Next, post some data to the test-http app:

dataflow:>http post --target http://130.211.200.96:8080 --data "Hello"

Finally, look at the logs for the test-log pod:

dataflow:>! kubectl get pods
command is:kubectl get pods
NAME              READY     STATUS             RESTARTS   AGE
kafka-o20qq       1/1       Running            0          9m
test-http-9obkq   1/1       Running            0          2m
test-log-ysiz3    1/1       Running            0          2m
dataflow:>! kubectl logs test-log-ysiz3
command is:kubectl logs test-log-ysiz3
...
2016-04-27 16:54:29.789  INFO 1 --- [           main] o.s.c.s.b.k.KafkaMessageChannelBinder$3  : started inbound.test.http.test
2016-04-27 16:54:29.799  INFO 1 --- [           main] o.s.c.support.DefaultLifecycleProcessor  : Starting beans in phase 0
2016-04-27 16:54:29.799  INFO 1 --- [           main] o.s.c.support.DefaultLifecycleProcessor  : Starting beans in phase 2147482647
2016-04-27 16:54:29.895  INFO 1 --- [           main] s.b.c.e.t.TomcatEmbeddedServletContainer : Tomcat started on port(s): 8080 (http)
2016-04-27 16:54:29.896  INFO 1 --- [  kafka-binder-] log.sink                                 : Hello

A useful command to help in troubleshooting issues, such as a container that has a fatal error starting up, add the options --previous to view last terminated container log. You can also get more detailed information about the pods by using the kubctl describe like:

kubectl describe pods/ticktock-log-qnk72

Destroy the stream

dataflow:>stream destroy --name ticktock

	Warning
	If you stop and restart the Data Flow Server when streams are deployed, you will not be able to destroy them via shell commands. You would have to destroy the services and replication containers using the `kubectl` command. This is a bug that is being addressed in a future release.

Part IV. Server Implementation

5. Server Properties

The Spring Data Flow Kubernetes Server has several properties you can configure that let you control the default values to set the cpu and memory requirements for the pods. The configuration is controlled by configuration properties under the spring.cloud.deployer.kubernetes prefix. For example you might declare the following section in an application.properties file or pass them as command line arguments when starting the Server.

spring.cloud.deployer.kubernetes.memory=512Mi
spring.cloud.deployer.kubernetes.cpu=500m

See KubernetesAppDeployerProperties for more of the supported options.

Data Flow Server properties that are common across all of the Data Flow Server implementations that concern maven repository settings can also be set in a similar manner. See the section on Common Data Flow Server Properties for more information.

Part V. Appendices

Appendix A. Building

To build the source you will need to install JDK 1.7.

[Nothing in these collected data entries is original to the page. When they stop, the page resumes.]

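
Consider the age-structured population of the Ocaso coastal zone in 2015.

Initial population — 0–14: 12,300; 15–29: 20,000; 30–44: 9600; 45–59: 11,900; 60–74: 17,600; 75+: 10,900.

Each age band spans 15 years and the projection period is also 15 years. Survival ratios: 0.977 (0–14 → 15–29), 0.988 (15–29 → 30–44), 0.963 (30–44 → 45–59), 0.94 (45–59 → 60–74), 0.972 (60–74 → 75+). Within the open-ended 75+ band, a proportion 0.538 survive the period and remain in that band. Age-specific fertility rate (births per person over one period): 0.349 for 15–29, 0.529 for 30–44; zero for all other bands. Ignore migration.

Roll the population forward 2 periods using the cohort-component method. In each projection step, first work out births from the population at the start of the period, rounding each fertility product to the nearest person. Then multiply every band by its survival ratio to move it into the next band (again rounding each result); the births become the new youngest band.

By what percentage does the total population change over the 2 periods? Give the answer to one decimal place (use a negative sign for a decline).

— Period 1 —
Births: 20000 * 0.349 = 6980, 9600 * 0.529 = 5078 — total 12058
15–29: 12300 * 0.977 = 12017
30–44: 20000 * 0.988 = 19760
45–59: 9600 * 0.963 = 9245
60–74: 11900 * 0.94 = 11186
75+: 17600 * 0.972 + 10900 * 0.538 = 17107 + 5864 = 22971
→ [12058, 12017, 19760, 9245, 11186, 22971]
— Period 2 —
Births: 12017 * 0.349 = 4194, 19760 * 0.529 = 10453 — total 14647
15–29: 12058 * 0.977 = 11781
30–44: 12017 * 0.988 = 11873
45–59: 19760 * 0.963 = 19029
60–74: 9245 * 0.94 = 8690
75+: 11186 * 0.972 + 22971 * 0.538 = 10873 + 12358 = 23231
→ [14647, 11781, 11873, 19029, 8690, 23231]
Total: 82300 → 89251; change = 6951; percentage change = 8.4%

8.4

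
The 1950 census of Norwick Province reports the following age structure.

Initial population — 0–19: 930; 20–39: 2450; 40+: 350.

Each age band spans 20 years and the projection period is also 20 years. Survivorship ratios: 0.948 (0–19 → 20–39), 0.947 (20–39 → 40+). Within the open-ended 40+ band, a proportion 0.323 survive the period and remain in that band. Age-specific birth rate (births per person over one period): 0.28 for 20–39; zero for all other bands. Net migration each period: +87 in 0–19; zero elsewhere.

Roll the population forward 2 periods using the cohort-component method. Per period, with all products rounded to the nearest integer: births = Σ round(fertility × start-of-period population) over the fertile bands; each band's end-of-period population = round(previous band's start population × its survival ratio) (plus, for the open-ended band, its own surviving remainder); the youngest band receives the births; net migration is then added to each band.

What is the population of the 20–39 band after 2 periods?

733

After projecting period 1:
Births: 2450 * 0.28 = 686
20–39: 930 * 0.948 = 882
40+: 2450 * 0.947 + 350 * 0.323 = 2320 + 113 = 2433
Net migration: 0–19 + 87 → 773
Giving 773 / 882 / 2433.
After projecting period 2:
Births: 882 * 0.28 = 247
20–39: 773 * 0.948 = 733
40+: 882 * 0.947 + 2433 * 0.323 = 835 + 786 = 1621
Net migration: 0–19 + 87 → 334
Giving 334 / 733 / 1621.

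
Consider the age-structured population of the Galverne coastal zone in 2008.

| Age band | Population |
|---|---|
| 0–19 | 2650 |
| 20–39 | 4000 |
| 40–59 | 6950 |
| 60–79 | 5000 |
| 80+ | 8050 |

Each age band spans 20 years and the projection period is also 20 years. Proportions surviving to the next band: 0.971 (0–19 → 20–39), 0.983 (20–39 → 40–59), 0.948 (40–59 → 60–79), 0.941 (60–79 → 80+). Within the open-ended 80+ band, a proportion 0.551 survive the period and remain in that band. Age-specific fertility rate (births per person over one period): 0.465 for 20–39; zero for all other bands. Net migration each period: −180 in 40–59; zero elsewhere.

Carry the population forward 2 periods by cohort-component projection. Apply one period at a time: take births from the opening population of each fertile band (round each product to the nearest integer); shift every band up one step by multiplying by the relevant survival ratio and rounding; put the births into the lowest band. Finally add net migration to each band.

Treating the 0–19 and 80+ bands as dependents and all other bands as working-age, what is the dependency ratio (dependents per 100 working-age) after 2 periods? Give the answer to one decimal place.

Numbering the groups 1..5 from youngest to oldest:
After projecting period 1:
Births: 4000 × 0.465 = 1860
Group 2: 2650 × 0.971 = 2573
Group 3: 4000 × 0.983 = 3932
Group 4: 6950 × 0.948 = 6589
Group 5: 5000 × 0.941 + 8050 × 0.551 = 4705 + 4436 = 9141
Net migration: Group 3 − 180 → 3752
Population now: 0–19=1860, 20–39=2573, 40–59=3752, 60–79=6589, 80+=9141
After projecting period 2:
Births: 2573 × 0.465 = 1196
Group 2: 1860 × 0.971 = 1806
Group 3: 2573 × 0.983 = 2529
Group 4: 3752 × 0.948 = 3557
Group 5: 6589 × 0.941 + 9141 × 0.551 = 6200 + 5037 = 11237
Net migration: Group 3 − 180 → 2349
Population now: 0–19=1196, 20–39=1806, 40–59=2349, 60–79=3557, 80+=11237
Dependents (band 0–19 + band 80+) = 1196 + 11237 = 12433; working-age = 7712; ratio = 12433/7712 × 100 = 161.2

161.2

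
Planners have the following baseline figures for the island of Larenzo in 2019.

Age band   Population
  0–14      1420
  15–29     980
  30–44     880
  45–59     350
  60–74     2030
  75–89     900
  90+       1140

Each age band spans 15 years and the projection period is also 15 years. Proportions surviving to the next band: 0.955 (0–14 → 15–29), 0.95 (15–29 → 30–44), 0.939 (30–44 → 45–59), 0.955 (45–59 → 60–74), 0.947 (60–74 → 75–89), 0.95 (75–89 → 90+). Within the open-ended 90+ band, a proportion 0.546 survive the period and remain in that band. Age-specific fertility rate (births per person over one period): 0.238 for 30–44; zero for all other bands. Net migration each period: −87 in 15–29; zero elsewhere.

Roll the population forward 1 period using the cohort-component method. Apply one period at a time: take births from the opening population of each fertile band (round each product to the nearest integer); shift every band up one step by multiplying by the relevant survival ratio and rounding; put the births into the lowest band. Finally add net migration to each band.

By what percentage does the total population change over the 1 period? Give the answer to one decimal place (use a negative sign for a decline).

-9.5

— Period 1 —
Births: 880 × 0.238 = 209
15–29: 1420 × 0.955 = 1356
30–44: 980 × 0.95 = 931
45–59: 880 × 0.939 = 826
60–74: 350 × 0.955 = 334
75–89: 2030 × 0.947 = 1922
90+: 900 × 0.95 + 1140 × 0.546 = 855 + 622 = 1477
Net migration: 15–29 − 87 → 1269
→ [209, 1269, 931, 826, 334, 1922, 1477]
Total: 7700 → 6968; change = -732; percentage change = -9.5%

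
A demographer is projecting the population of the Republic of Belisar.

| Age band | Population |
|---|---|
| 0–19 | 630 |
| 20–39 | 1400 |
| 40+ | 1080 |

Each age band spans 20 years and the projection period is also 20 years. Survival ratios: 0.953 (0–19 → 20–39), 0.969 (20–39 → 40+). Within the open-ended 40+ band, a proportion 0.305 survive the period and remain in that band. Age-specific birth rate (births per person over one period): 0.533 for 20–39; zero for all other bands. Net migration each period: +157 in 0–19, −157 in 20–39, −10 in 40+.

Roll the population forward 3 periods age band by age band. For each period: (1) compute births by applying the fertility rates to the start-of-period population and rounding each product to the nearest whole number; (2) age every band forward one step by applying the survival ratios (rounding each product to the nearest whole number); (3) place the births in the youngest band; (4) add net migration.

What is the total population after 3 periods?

1706

After projecting period 1:
Births: 1400 * 0.533 = 746
20–39: 630 * 0.953 = 600
40+: 1400 * 0.969 + 1080 * 0.305 = 1357 + 329 = 1686
Net migration: 0–19 + 157 → 903; 20–39 − 157 → 443; 40+ − 10 → 1676
End of period: [903, 443, 1676]
After projecting period 2:
Births: 443 * 0.533 = 236
20–39: 903 * 0.953 = 861
40+: 443 * 0.969 + 1676 * 0.305 = 429 + 511 = 940
Net migration: 0–19 + 157 → 393; 20–39 − 157 → 704; 40+ − 10 → 930
End of period: [393, 704, 930]
After projecting period 3:
Births: 704 * 0.533 = 375
20–39: 393 * 0.953 = 375
40+: 704 * 0.969 + 930 * 0.305 = 682 + 284 = 966
Net migration: 0–19 + 157 → 532; 20–39 − 157 → 218; 40+ − 10 → 956
End of period: [532, 218, 956]
Total after period 3: 532 + 218 + 956 = 1706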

The build uses the Maven wrapper so you don’t have to install a specific version of Maven. To enable the tests for Redis you should run the server before bulding. See below for more information on how run Redis.

The main build command is

$ ./mvnw clean install

You can also add '-DskipTests' if you like, to avoid running the tests.

	Note
	You can also install Maven (>=3.3.3) yourself and run the `mvn` command in place of `./mvnw` in the examples below. If you do that you also might need to add `-P spring` if your local Maven settings do not contain repository declarations for spring pre-release artifacts.

	Note
	Be aware that you might need to increase the amount of memory available to Maven by setting a `MAVEN_OPTS` environment variable with a value like `-Xmx512m -XX:MaxPermSize=128m`. We try to cover this in the `.mvn` configuration, so if you find you have to do it to make a build succeed, please raise a ticket to get the settings added to source control.

The projects that require middleware generally include a docker-compose.yml, so consider using Docker Compose to run the middeware servers in Docker containers. See the README in the scripts demo repository for specific instructions about the common cases of mongo, rabbit and redis.

A.1 Documentation

There is a "full" profile that will generate documentation. You can build just the documentation by executing

$ ./mvnw clean package -DskipTests -P full -pl {project-artifactId} -am

A.2 Working with the code

If you don’t have an IDE preference we would recommend that you use Spring Tools Suite or Eclipse when working with the code. We use the m2eclipe eclipse plugin for maven support. Other IDEs and tools should also work without issue.

A.2.1 Importing into eclipse with m2eclipse

We recommend the m2eclipe eclipse plugin when working with eclipse. If you don’t already have m2eclipse installed it is available from the "eclipse marketplace".

Unfortunately m2e does not yet support Maven 3.3, so once the projects are imported into Eclipse you will also need to tell m2eclipse to use the .settings.xml file for the projects. If you do not do this you may see many different errors related to the POMs in the projects. Open your Eclipse preferences, expand the Maven preferences, and select User Settings. In the User Settings field click Browse and navigate to the Spring Cloud project you imported selecting the .settings.xml file in that project. Click Apply and then OK to save the preference changes.

	Note
	Alternatively you can copy the repository settings from `.settings.xml` into your own `~/.m2/settings.xml`.

A.2.2 Importing into eclipse without m2eclipse

If you prefer not to use m2eclipse you can generate eclipse project metadata using the following command:

$ ./mvnw eclipse:eclipse

The generated eclipse projects can be imported by selecting import existing projects from the file menu.

Appendix B. Contributing

Spring Cloud is released under the non-restrictive Apache 2.0 license, and follows a very standard Github development process, using Github tracker for issues and merging pull requests into master. If you want to contribute even something trivial please do not hesitate, but follow the guidelines below.

B.1 Sign the Contributor License Agreement

Before we accept a non-trivial patch or pull request we will need you to sign the contributor’s agreement. Signing the contributor’s agreement does not grant anyone commit rights to the main repository, but it does mean that we can accept your contributions, and you will get an author credit if we do. Active contributors might be asked to join the core team, and given the ability to merge pull requests.

B.2 Code Conventions and Housekeeping

None of these is essential for a pull request, but they will all help. They can also be added after the original pull request but before a merge.

Use the Spring Framework code format conventions. If you use Eclipse you can import formatter settings using the eclipse-code-formatter.xml file from the Spring Cloud Build project. If using IntelliJ, you can use the Eclipse Code Formatter Plugin to import the same file.
Make sure all new .java files to have a simple Javadoc class comment with at least an @author tag identifying you, and preferably at least a paragraph on what the class is for.
Add the ASF license header comment to all new .java files (copy from existing files in the project)
Add yourself as an @author to the .java files that you modify substantially (more than cosmetic changes).
Add some Javadocs and, if you change the namespace, some XSD doc elements.
A few unit tests would help a lot as well — someone has to do it.
If no-one else is using your branch, please rebase it against the current master (or other target branch in the main project).
When writing a commit message please follow these conventions, if you are fixing an existing issue please add Fixes gh-XXXX at the end of the commit message (where XXXX is the issue number).